His production hasn’t been eye-popping outside of the 2016 season, but Vic Beasley remains one of the league’s most intriguing young pass rushers. He’ll be 26 years old in July and already has one season where he has led the league in sacks, and at times his combination of speed and surprising power off the edge is simply too much for the league’s slow-footed tackles to handle.
Yet Beasley comes into the 2018 season with question marks attached to his game, and he’s being eclipsed in the hype department by fellow defensive linemen Grady Jarrett and Takk McKinley. A lot of that has to do with his relatively quiet 2017 season, when the team dabbled with having him play some linebacker. He did fine work there, and it wasn’t like they completely switched him over to another position, but it did impact the number of opportunities Beasley had to chase quarterbacks. At the end of the day, that’s what he’s here for.
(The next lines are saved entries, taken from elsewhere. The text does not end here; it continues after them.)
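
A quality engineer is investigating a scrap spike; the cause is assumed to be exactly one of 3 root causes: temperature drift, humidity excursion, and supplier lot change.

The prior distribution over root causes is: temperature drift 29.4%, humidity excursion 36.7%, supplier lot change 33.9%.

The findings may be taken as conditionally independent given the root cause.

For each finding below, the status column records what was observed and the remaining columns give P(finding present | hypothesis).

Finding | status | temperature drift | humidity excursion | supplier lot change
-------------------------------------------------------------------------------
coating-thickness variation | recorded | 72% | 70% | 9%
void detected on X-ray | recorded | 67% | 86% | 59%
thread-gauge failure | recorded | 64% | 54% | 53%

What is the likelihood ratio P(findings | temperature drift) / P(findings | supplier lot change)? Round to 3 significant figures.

11.0

Joint likelihood of the evidence pattern under each hypothesis:
  temperature drift: 0.72 × 0.67 × 0.64 = 0.30874
  supplier lot change: 0.09 × 0.59 × 0.53 = 0.028143
Bayes factor = 0.30874 / 0.028143 ≈ 11.0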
We’ve already heard that the Falcons are moving Beasley back to DE full-time, which comes as a relief to just about everybody. What is also important, I think, is the real vote of confidence Beasley’s run defense gets in this article from defensive line coach Bryant Young and defensive coordinator Marquand Manuel.
#Falcons excited about Vic Beasley’s return to defensive end— AJC Sports (@AJCsports) May 28, 2018
The concern at defensive end is if Beasley can hold up against the run.
“He’s about 240 and 245,” Young said. “He plays with good strength. He plays with good power. People don’t realize how strong that Vic is. So, I think he’ll be OK holding his own.”
It goes without saying that this is a pivotal year for Beasley. The team exercised his fifth year option and will have him under contract in 2019, but the team has big contracts on the way for (deep breath) Grady Jarrett, De’Vondre Campbell, Deion Jones, Keanu Neal, and potentially Ricardo Allen on defense, and Beasley will want to show that he’s an elite pass rusher who deserves a massive contract from Atlanta. Thus far, he has one insanely productive season where he led the NFL in sacks, a solid but unspectacular rookie season marred by an injury, and a quiet 14 game year with some time at linebacker where he amassed just five sacks.
But the opportunity is there, and I fully expect Beasley to seize it. The Falcons have a relatively tight four man rotation at defensive end at the moment, and while they’re likely to use Brooks Reed and Derrick Shelby plenty, Beasley’s going to get a crack at playing three downs quite often. If he can improve his pass rushing a bit to go with better run defense, he’s an impact player, and I don’t think he has that far to go in either arena. As Young notes, Beasley’s a strong player, and it’s really just a matter of harnessing those tools to the fullest.
So the vote of confidence matters, is what I’m getting at, and it means Beasley should get a ton of snaps on all three downs in 2018. I’m hopeful he’ll have a career season.